Are US officials essentially acquiescing to Aleppo falling to the regime? Yes and no, said Syria expert Aron Lund.

“Well, it is falling and they’re not doing what would be required to stop it, like pushing in lots of resources to the rebels, hitting the pro-Assad forces or grounding the air forces bombing them,” Lund, a nonresident Syria analyst at the Carnegie Endowment for International Peace, told Al-Monitor July 28. “But I don’t see how that is ‘letting’ it fall. It seems the US can’t stop it happening except by doing things that they really don’t want to do.”

Lund added, “I guess the question is how far in advance they’ve seen this coming, how long it’s been part of their planning.”

US Secretary of State John Kerry, speaking in Laos on July 26 after meeting with his Russian counterpart, said he hoped that the United States and Russia would be able to announce the details of an understanding on Syria that is still being negotiated by early August.

“We’re doing our homework,” Kerry told journalists in Laos after meeting Russian Foreign Minister Sergey Lavrov on the sidelines of an East Asia Summit Foreign Ministers’ meeting. “And so today, Foreign Minister Lavrov and I talked about the next piece of homework that needs to be completed before we would be prepared to make a public announcement.”

He continued, “My hope would be that somewhere in early August in the first week or so, who knows, somewhere in there, we would be in a position to be able to stand up in front of you and tell you what we’re able to do, with the hopes that it can make a difference to the lives of people in Syria and to the course of the war.”

But as the US-Russia negotiations continue, the situation on the ground is changing very quickly in ways that will seemingly deeply impact the potential for a negotiated political solution at resumed Syria political talks, which de Mistura aims to hold in late August.

“There is a feeling too that perhaps, waiting for talks, or, perhaps, waiting for whatever the follow-up is to the Moscow understanding, facts on the ground are taking place,” de Mistura said July 28.

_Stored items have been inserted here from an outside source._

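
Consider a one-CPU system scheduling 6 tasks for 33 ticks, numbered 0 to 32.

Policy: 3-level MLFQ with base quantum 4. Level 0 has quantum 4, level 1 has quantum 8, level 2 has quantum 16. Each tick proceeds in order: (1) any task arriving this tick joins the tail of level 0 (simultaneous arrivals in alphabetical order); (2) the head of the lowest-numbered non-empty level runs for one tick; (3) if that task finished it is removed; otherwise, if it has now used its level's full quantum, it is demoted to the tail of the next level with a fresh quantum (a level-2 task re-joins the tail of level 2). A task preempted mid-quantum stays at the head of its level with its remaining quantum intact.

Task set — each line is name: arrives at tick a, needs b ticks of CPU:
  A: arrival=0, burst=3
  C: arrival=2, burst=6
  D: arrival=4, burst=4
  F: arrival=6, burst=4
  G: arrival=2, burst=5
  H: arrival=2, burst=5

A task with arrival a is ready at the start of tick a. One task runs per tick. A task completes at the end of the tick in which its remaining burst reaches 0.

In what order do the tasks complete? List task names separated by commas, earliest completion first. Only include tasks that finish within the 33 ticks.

t=0: L0/L1/L2 = A/-/- → run A
t=1: L0/L1/L2 = A/-/- → run A
t=2: L0/L1/L2 = ACGH/-/- → run A
t=3: L0/L1/L2 = CGH/-/- → run C
t=4: L0/L1/L2 = CGHD/-/- → run C
t=5: L0/L1/L2 = CGHD/-/- → run C
t=6: L0/L1/L2 = CGHDF/-/- → run C
t=7: L0/L1/L2 = GHDF/C/- → run G
t=8: L0/L1/L2 = GHDF/C/- → run G
t=9: L0/L1/L2 = GHDF/C/- → run G
t=10: L0/L1/L2 = GHDF/C/- → run G
t=11: L0/L1/L2 = HDF/CG/- → run H
t=12: L0/L1/L2 = HDF/CG/- → run H
t=13: L0/L1/L2 = HDF/CG/- → run H
t=14: L0/L1/L2 = HDF/CG/- → run H
t=15: L0/L1/L2 = DF/CGH/- → run D
t=16: L0/L1/L2 = DF/CGH/- → run D
t=17: L0/L1/L2 = DF/CGH/- → run D
t=18: L0/L1/L2 = DF/CGH/- → run D
t=19: L0/L1/L2 = F/CGH/- → run F
t=20: L0/L1/L2 = F/CGH/- → run F
t=21: L0/L1/L2 = F/CGH/- → run F
t=22: L0/L1/L2 = F/CGH/- → run F
t=23: L0/L1/L2 = -/CGH/- → run C
t=24: L0/L1/L2 = -/CGH/- → run C
t=25: L0/L1/L2 = -/GH/- → run G
t=26: L0/L1/L2 = -/H/- → run H
t=27: (idle)
t=28: (idle)
t=29: (idle)
t=30: (idle)
t=31: (idle)
t=32: (idle)

completion order = A, D, F, C, G, H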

De Mistura said he was heading to Iran for consultations and sending his deputy to Damascus “to discuss with the Syrian authorities some ideas that we have developed” for resumed Syria talks next month.

Barabandi suggested that de Mistura may be under pressure from Russia to propose a national unity government rather than a transitional government, during which Assad would stay in the transition but not run again in new Syrian presidential polls.